Реалии позднего НЭПа подтверждали бесперспективность программ как «левой» оппозиции, так и «правых», по крайней мере, в рамках избранного большевиками стратегического курса. Режим оказался между молотом и наковальней. Средств на осуществление индустриальной модернизации экономики взять было негде. Из большей части крестьянства нельзя было «выжать» больше того, что изымалось с помощью налогов и ценовой политики. В этом смысле мало что изменилось по сравнению с 1922 г., когда органы ГПУ констатировали: «Все то, что крестьяне «хотели» сделать, все то, что из них можно было выбить без применения крайних мер, все это уже взято, и теперь приходится брать у крестьян то, чего они не хотят и не могут дать... Выполнение 100% продналога угрожает крестьянам голодом и полнейшим разорением»[291]
. В свою очередь, городская промышленность с имевшимися на тот момент мощностями могла, по оценке ВСНХ (1927 г.), даже к 1930 г. предоставить крестьянину промтоваров в размерах всего 90% его довоенного потребления (считая даже водку). А отказ от индустриализации означал не только свертывание внешнеполитических амбиций России, но и неизбежное сохранение роли аграрно-сырьевого придатка развитых западных держав с перспективой растущей экономической и политической зависимости от них.Достаточно было толчка, чтобы шаткое равновесие ситуации было нарушено. Именно так произошло в 1927 г., когда внешнеполитическое положение СССР ухудшилось (были разорваны дипломатические отношения с Великобританией; советская политика в Китае испытала ряд оглушительных провалов). Массовые закупки встревоженным населением товаров первой необходимости сократили и без того ограниченный фонд товаров, предназначенных для обмена с деревней. В результате кампания хлебозаготовок была сорвана, и цены на сельскохозяйственную продукцию резко подскочили. В конце года начались перебои со снабжением городов продовольствием; у магазинов вырастали длинные очереди. Сократился и вывоз хлеба за рубеж, что лишало государство средств и техники для развития промышленности. По стране прокатывались забастовочные волны, особенно сильные и активные в Ленинграде.

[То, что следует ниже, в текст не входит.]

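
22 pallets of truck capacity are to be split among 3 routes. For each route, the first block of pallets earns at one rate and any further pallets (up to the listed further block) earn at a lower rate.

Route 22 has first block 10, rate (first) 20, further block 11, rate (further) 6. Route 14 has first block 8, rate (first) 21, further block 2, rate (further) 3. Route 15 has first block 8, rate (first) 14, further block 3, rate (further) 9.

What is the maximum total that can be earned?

Rank every tier by rate: Route 14/tier1 21 > Route 22/tier1 20 > Route 15/tier1 14 > Route 15/tier2 9 > Route 22/tier2 6 > Route 14/tier2 3.
Route 14/tier1 (21): +8 ; 14 left.
Fill Route 22 tier1 block (10 at 20) ; 4 left.
4 remain; put them into Route 15 tier1 at 14.
Total = 21×8 + 20×10 + 14×4 = 424.

424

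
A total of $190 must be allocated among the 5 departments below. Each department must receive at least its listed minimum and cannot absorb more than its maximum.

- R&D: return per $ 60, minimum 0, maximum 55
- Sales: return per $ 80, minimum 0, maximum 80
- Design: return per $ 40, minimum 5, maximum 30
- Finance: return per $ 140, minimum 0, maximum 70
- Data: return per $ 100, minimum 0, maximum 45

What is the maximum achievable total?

Meeting every minimum uses 0+0+5+0+0 = 5 $, leaving 185.
Order the departments by return per $: Finance 140 > Data 100 > Sales 80 > R&D 60 > Design 40.
Give Finance 70 more to hit its cap of 70 → 115 left.
Data: +45 to 45 (cap) → 70 left.
Sales has room for 80 more but only 70 remain, so it gets 70.
Total = 80×70 + 40×5 + 140×70 + 100×45 = 20100.

20100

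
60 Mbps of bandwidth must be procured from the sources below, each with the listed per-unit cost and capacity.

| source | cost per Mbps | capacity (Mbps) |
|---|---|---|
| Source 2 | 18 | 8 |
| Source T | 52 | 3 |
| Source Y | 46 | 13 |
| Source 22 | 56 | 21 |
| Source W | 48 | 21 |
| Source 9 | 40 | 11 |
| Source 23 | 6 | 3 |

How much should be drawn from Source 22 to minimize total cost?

Cheapest first:
Take 3 from Source 23 at 6 — need 57 more.
Source 2 at 18: take all 8 Mbps — 49 still needed.
Source 9 (40): use full 11 — 38 Mbps to go.
Source Y at 46: take all 13 Mbps — 25 still needed.
Source W at 48: take all 21 Mbps — 4 still needed.
Take 3 from Source T at 52 — need 1 more.
Take 1 from Source 22 at 56 to finish.

1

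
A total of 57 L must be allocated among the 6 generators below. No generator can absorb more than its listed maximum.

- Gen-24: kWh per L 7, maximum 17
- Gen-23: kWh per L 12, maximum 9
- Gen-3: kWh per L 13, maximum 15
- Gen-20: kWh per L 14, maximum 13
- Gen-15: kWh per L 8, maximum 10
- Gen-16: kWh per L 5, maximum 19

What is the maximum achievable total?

Rank by kWh per L: Gen-20 14 > Gen-3 13 > Gen-23 12 > Gen-15 8 > Gen-24 7 > Gen-16 5.
Gen-20 takes 13 to reach its cap of 13 — 44 left.
Gen-3: +15 to 15 (cap) — 29 left.
Gen-23 takes 9 to reach its cap of 9 — 20 left.
Gen-15: +10 to 10 (cap) — 10 left.
Only 10 left; Gen-24 takes them to reach 10.
Total = 7×10 + 12×9 + 13×15 + 14×13 + 8×10 = 635.

635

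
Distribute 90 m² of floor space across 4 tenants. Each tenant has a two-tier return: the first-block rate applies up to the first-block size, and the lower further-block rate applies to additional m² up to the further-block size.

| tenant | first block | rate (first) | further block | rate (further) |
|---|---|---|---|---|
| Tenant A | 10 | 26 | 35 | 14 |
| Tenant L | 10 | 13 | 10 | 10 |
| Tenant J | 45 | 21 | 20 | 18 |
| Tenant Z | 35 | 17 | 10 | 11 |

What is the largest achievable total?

1820

Rank every tier by rate: Tenant A/T1 26 > Tenant J/T1 21 > Tenant J/T2 18 > Tenant Z/T1 17 > Tenant A/T2 14 > Tenant L/T1 13 > Tenant Z/T2 11 > Tenant L/T2 10.
Fill Tenant A T1 block (10 at 26) → 80 left.
Tenant J/T1 (21): +45 → 35 left.
Tenant J T2 at 18: fill all 20 → 15 left.
15 remain; put them into Tenant Z T1 at 17.
Total = 26×10 + 21×45 + 18×20 + 17×15 = 1820.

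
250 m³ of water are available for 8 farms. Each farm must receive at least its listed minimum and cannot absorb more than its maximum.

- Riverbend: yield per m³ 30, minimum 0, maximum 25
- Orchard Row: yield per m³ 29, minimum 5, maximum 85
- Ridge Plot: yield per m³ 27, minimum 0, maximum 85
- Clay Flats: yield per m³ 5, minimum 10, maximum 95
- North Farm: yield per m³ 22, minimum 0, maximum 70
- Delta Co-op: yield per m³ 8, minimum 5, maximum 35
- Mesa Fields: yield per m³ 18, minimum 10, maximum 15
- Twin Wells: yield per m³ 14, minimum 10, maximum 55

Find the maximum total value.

Meeting every minimum uses 0+5+0+10+0+5+10+10 = 40 m³, leaving 210.
Rank by yield per m³: Riverbend 30 > Orchard Row 29 > Ridge Plot 27 > North Farm 22 > Mesa Fields 18 > Twin Wells 14 > Delta Co-op 8 > Clay Flats 5.
Give Riverbend 25 more to hit its cap of 25 → 185 left.
Orchard Row: +80 to 85 (cap) → 105 left.
Ridge Plot takes 85 more to reach its cap of 85 → 20 left.
North Farm: +20 (room for 70) → 20. Pool exhausted.
Total = 30×25 + 29×85 + 27×85 + 5×10 + 22×20 + 8×5 + 18×10 + 14×10 = 6360.

6360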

Повышать заготовительные цены было уже невозможно. Власти попытались решить проблему с помощью насильственного сбора недоимок с крестьян, но это лишь ухудшило ситуацию. При отсутствии должного количества городских товаров с крестьянами расплачивались квитанциями, которые вызывали мало доверия и напоминали о «военном коммунизме». Введение хлебных, а затем и других карточек не помогло наладить снабжение. К концу 1928 г. положение стало приближаться к катастрофическому. В очередях вспыхивали столкновения: люди высказывали открытое недовольство политикой правительства. Реквизиция продуктов в деревне вела к широкому и стремительному обнищанию бедняков и середняков, то есть крестьянской массы; в ряде сельских местностей также вспыхнул голод. Начались крестьянские восстания.
Не будучи в состоянии разрешить социальные и экономические противоречия нэповской России, Сталин и его сторонники решили разрубить этот гордиев узел раз и навсегда. Если уж грабить деревню, то кардинально, огосударствив сельское хозяйство и торговлю, уничтожив крестьянскую общину и вместе с ней - тенденции к самопроизводству на селе. В 1929 г. «правые» лидеры Бухарин, Рыков, Томский были смещены с ответственных постов. Развернулась «сплошная коллективизация» на селе: власти принудительно заставляли крестьян вступать в огосударствленные хозяйства - колхозы. Этот «великий перелом» считается фактической ликвидацией Новой экономической политики. На смену правящим термидорианским группировкам пришла диктатура партийной аппаратной бюрократии во главе со Сталиным.
Глава 3
«Великий перелом»,
или модернизация по-сталински
В середине 1920-х годов СССР оставался еще слаборазвитой аграрной либо аграрно-индустриальной страной. Более 80% населения жили в сельской местности; доля валовой продукции сельского хозяйства по отношению ко всей продукции народного хозяйства составляла около 2/3, а промышленности - лишь 1/3[292]
. Индустрия страны едва только начала превышать довоенный уровень. Оказавшись у власти в огромной стране, правящая партийно-хозяйственная номенклатура, по существу, очутилась в том же положении, в каком находился царский режим. Она не меньше его стремилась к имперской, державной политике, но материальная база для такого курса оставалась по-прежнему чрезвычайно узкой. Для этого понадобилась бы широкомасштабная модернизация страны, создание мощной современной тяжелой и военной промышленности. С этим власти связывали не только решение внутренних проблем, но и независимость и мощь государства, а значит, стабильность господства и привилегий правящего слоя.